Par un mémoire en défense, enregistré le 21 février 2025, le préfet des Hauts-de-Seine conclut au rejet de la requête.
Il fait valoir que les moyens soulevés par le requérant ne sont pas fondés.
Par une décision du 23 septembre 2024, M. A a été admis au bénéfice de l’aide juridictionnelle totale.
Vu les autres pièces du dossier.
Vu :
— la convention européenne de sauvegarde des droits de l’homme et des libertés fondamentales ;
— l’accord entre le gouvernement de la République française et le gouvernement de la République algérienne démocratique et populaire, relatif à la circulation, à l’emploi et au séjour en France des ressortissants algériens et de leurs familles, complété par un protocole, deux échanges de lettres et une annexe, modifié, signé à Alger le 27 décembre 1968 ;
— le code pénal ;
— le code de l’entrée et du séjour des étrangers et du droit d’asile ;
— le code des relations entre le public et l’administration ;
— la loi n°91-647 du 10 juillet 1991 modifiée ;
— le décret n°2020-1717 du 28 décembre 2020 ;
— le code de justice administrative.
Les parties ont été régulièrement averties du jour de l’audience.

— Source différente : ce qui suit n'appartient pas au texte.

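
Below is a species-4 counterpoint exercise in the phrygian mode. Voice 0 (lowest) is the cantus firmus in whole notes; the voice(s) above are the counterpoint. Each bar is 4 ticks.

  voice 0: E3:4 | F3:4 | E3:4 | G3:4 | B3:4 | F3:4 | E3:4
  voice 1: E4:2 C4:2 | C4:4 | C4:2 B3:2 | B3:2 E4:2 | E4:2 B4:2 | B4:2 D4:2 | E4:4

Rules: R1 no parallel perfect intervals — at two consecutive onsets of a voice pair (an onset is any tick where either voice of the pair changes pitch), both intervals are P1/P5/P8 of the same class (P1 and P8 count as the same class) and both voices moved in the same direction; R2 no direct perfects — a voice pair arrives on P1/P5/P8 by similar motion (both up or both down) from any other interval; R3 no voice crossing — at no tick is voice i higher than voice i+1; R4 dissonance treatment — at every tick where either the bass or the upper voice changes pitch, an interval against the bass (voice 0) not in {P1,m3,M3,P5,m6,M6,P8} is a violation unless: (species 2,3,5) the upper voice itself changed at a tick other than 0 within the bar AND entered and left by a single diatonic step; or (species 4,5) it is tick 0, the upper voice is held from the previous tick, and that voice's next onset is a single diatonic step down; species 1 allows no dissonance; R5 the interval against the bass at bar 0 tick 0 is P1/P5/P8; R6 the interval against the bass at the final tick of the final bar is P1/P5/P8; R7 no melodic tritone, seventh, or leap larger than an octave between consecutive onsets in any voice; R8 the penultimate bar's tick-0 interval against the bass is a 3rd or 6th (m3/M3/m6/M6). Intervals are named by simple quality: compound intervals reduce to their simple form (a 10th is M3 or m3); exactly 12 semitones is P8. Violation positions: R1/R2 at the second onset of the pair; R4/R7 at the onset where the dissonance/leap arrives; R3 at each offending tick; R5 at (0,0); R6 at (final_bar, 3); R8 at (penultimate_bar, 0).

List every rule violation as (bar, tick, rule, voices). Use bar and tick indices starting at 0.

(4, 0, R4, (0, 1))
(5, 0, R4, (0, 1))
(5, 0, R7, (0,))
(5, 0, R8, (0, 1))

bar 0: v0=E3 v1=E4 downbeat P8
bar 1: v0=F3 v1=C4 downbeat P5
bar 2: v0=E3 v1=C4 downbeat m6
bar 3: v0=G3 v1=B3 downbeat M3
bar 4: v0=B3 v1=E4 downbeat P4
bar 5: v0=F3 v1=B4 downbeat TT
bar 6: v0=E3 v1=E4 downbeat P8
  -> R4 @ bar 4 tick 0 v(0, 1): B3/E4 P4 untreated
  -> R4 @ bar 5 tick 0 v(0, 1): F3/B4 TT untreated
  -> R7 @ bar 5 tick 0 v(0,): B3->F3 leap 6st
  -> R8 @ bar 5 tick 0 v(0, 1): penult TT not 3rd/6th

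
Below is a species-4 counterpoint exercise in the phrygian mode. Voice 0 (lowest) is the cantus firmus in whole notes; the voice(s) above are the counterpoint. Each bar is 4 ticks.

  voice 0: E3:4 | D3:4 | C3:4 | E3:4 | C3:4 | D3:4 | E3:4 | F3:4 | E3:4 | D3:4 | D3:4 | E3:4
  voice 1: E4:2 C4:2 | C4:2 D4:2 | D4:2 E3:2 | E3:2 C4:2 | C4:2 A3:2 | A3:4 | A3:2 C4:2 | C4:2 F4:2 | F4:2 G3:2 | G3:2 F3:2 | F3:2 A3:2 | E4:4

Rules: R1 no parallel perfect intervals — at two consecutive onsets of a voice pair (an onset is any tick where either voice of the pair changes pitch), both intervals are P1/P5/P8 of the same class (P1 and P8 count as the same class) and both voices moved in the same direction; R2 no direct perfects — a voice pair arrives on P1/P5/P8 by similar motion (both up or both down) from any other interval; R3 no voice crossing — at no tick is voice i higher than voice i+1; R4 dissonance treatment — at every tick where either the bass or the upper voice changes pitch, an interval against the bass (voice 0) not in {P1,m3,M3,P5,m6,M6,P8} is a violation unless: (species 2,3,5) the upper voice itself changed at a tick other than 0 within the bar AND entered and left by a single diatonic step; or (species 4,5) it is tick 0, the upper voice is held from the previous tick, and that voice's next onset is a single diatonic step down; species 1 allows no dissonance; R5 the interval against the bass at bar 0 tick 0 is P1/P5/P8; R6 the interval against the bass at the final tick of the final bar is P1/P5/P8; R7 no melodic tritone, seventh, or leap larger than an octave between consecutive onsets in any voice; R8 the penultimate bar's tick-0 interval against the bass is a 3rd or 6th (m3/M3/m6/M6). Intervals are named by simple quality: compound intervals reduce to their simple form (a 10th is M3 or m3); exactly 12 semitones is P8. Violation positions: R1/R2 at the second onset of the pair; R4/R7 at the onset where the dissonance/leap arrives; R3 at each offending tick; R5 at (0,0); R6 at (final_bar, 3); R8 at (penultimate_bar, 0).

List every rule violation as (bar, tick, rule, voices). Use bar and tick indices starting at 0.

(1, 0, R4, (0, 1))
(2, 0, R4, (0, 1))
(2, 2, R7, (1,))
(6, 0, R4, (0, 1))
(8, 0, R4, (0, 1))
(8, 2, R7, (1,))
(11, 0, R2, (0, 1))

bar 0: v0=E3 v1=E4 downbeat P8
bar 1: v0=D3 v1=C4 downbeat m7
bar 2: v0=C3 v1=D4 downbeat M2
bar 3: v0=E3 v1=E3 downbeat P1
bar 4: v0=C3 v1=C4 downbeat P8
bar 5: v0=D3 v1=A3 downbeat P5
bar 6: v0=E3 v1=A3 downbeat P4
bar 7: v0=F3 v1=C4 downbeat P5
bar 8: v0=E3 v1=F4 downbeat m2
bar 9: v0=D3 v1=G3 downbeat P4
bar 10: v0=D3 v1=F3 downbeat m3
bar 11: v0=E3 v1=E4 downbeat P8
  -> R4 @ bar 1 tick 0 v(0, 1): D3/C4 m7 untreated
  -> R4 @ bar 2 tick 0 v(0, 1): C3/D4 M2 untreated
  -> R7 @ bar 2 tick 2 v(1,): D4->E3 leap 10st
  -> R4 @ bar 6 tick 0 v(0, 1): E3/A3 P4 untreated
  -> R4 @ bar 8 tick 0 v(0, 1): E3/F4 m2 untreated
  -> R7 @ bar 8 tick 2 v(1,): F4->G3 leap 10st
  -> R2 @ bar 11 tick 0 v(0, 1): D3/A3 P5 -> E3/E4 P8 similar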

Ont été entendus au cours de l’audience publique :
— le rapport de M. Bélot,
— les conclusions de Mme Chong-Thierry, rapporteure publique,
— et les observations de Me Pommelet, assistant M. A.
Considérant ce qui suit :
1. M. B A, ressortissant algérien né le 9 avril 1990, est entré en France en 1998 selon ses déclarations et s’est vu délivrer des documents de circulation pour étranger mineur valables du 19 avril 2002 au 18 avril 2007 et du 24 juillet 2007 au 8 avril 2009, puis un certificat de résidence valable du 6 juin 2008 au 5 juin 2018. Par un arrêté du 27 mai 2019, le préfet de l’Essonne a fait obligation à M. A de quitter le territoire français, a refusé de lui accorder un délai de départ volontaire, a fixé le pays de destination et lui a fait interdiction de revenir sur le territoire français pendant un an. Par un jugement n°1904586 du 1er août 2019, le magistrat désigné du tribunal administratif de Versailles a annulé ces décisions. M. A a sollicité le renouvellement de son titre de séjour une première fois le 18 septembre 2020 auprès du préfet de Seine-Saint-Denis qui a classé la demande sans suite, puis une seconde fois le 11 mars 2024 auprès du préfet des Hauts-de-Seine. Par un arrêté du 29 mai 2024, le préfet des Hauts-de-Seine a rejeté sa demande de renouvellement de certificat de résidence, a prononcé son expulsion du territoire français et a fixé le pays de destination. M. A demande l’annulation de ces décisions.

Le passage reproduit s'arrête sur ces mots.